Мазанка, где жил Кот в сапогах — его звали Володька, — была очень низенькая, взрослым приходилось нагибаться, входя в дверь. Но внутри было чисто, уютно.

И за ужином Володька проявлял заботу о Мыколе: почти не давал ему говорить, сам растолковывал родителям, что вот, мол, хлопец заболел морем, но где же и лучше лечить эту болезнь, как не у нас в Севастополе, верно?

Мать молчала — она была вообще молчалива, а отец охотно улыбался. Лицо у него было такое же круглое, как у сына, только с усами, очень пышными.

Он был вожаком знаменитой в Балаклаве ватаги, то есть рыбацкой артели. Судьба Мыколы, таким образом, решилась.


2

Однако оказалось, что любовь его без взаимности: он любил море, но море не любило его.

Он укачивался!

В таких случаях хлопотливый Володька старался быть рядом.

Вместе с ним являлась на выручку тень адмирала Нельсона.

Конечно, отчасти утешительно было узнать, что и Нельсон укачивался. Но ведь он был адмиралом. Кто бы осмелился списать его за это с корабля? А Мыколу запросто могли списать. Подумаешь, кухарь на сейнере! (Такая была у него незавидная должность.) И это даже не юнга, всего лишь юнец на посылках, почти что прислуга за все.

Да и кухарь-то он был никудышный. Пожалуй, самый никудышный на всем Черном море. А может быть, даже и на остальных морях.

Все вечно валилось у него из рук: ложки, плошки, тарелки, сковородки.

Как-то выйдя с вечера в море, рыбаки были вынуждены обходиться за завтраком одной-единственной ложкой на всех. То-то досталось растяпе-кухарю! Накануне, споласкивая ложки после ужина, он по рассеянности шваркнул их за борт вместе с водой из бачка.

— Ну что ты такой задумчивый? — попрекал его Володька. — Это в сквере на лавочке можно быть задумчивым. А море, учти, не любит задумчивых.

Зато, к удовольствию своего покровителя, Мыкола быстро научился чинить сети, сушить их и укладывать в сейнер. А когда начинал сращивать концы пенькового троса или чистить якорную цепь металлической щеткой, то тут уж можно было просто залюбоваться его работой. Откуда и прыть бралась в руках, тех самых, которые превращались в грабли, в нелепые растопыри, едва лишь ухватывали что-нибудь ломкое, хрупкое, бьющееся.

— Имеет талант в пальцах! — объявил вожак ватаги. — И зачем ему маяться с нами в море? Шел бы себе в слесаря или в кузнецы.

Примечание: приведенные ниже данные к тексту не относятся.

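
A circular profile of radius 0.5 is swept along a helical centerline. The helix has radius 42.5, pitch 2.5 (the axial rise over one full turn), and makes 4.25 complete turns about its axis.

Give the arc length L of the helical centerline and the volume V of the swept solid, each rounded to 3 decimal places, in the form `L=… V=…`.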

Володька вступился за Мыколу.

Мается, да, но молча. Чуть засвежеет, сразу делается весь зеленый, а пощады у моря не просит, зубы стиснет и работает!

О собственных своих сомнениях Мыкола не говорил никому, даже Володьке. Поверял лишь ночью куртке, которая заменяла ему подушку, — у хозяев не водилось лишних подушек.

И домой отписал, что все добре, в семье у вожака ватаги принят, как родной, ходит не только в море, но и в школу. Все им довольны, море тоже…

Летом ватага ловила кефаль, серебристые стада которой близко подходят к берегу. Осенью та же кефаль, войдя в возраст, называлась уже лобанами. Рыбу-лежень, плоскую камбалу ловили на крючковую снасть. А ставрида по глупости шла на подсвечивание.

И сейнером своим был доволен Мыкола. Сейнер был, конечно, невелик, но с самолюбием, сам себя, наверное, считал главным судном на Черном море. Качало на нем ужас как, зато слышно его было издалека. «Пух-пух-пух!» — повторял он на ходу, издалека оповещая всех о себе.

На такой скорлупе нелегко было в свежую погоду. Зимой сосульки намерзали на вантах и немолчно звенели во время качки. Впрочем, спалось под этот звон неплохо.

Команда сейнера — это капитан, рулевой, два моториста и четыре рыбака, которые ставят и выбирают сети. А кухарь в свободное от приготовления пищи время помогает и тем и другим.

Выбирать сети почти так же интересно, как стоять на руле. Что за диковинные твари живут в Черном море!

И названия у них смешные, расскажи в Гайвороне, не поверят.

Морская игла, морской скорпион, морской таракан, морская собачка (названа так за то, что умеет больно щипаться), морская лисица, морской петух, морской конек (очень похож на шахматного). И есть еще в море скумбрия-баламут и дельфин-пыхтун (очень смешно пыхтит и отфыркивается).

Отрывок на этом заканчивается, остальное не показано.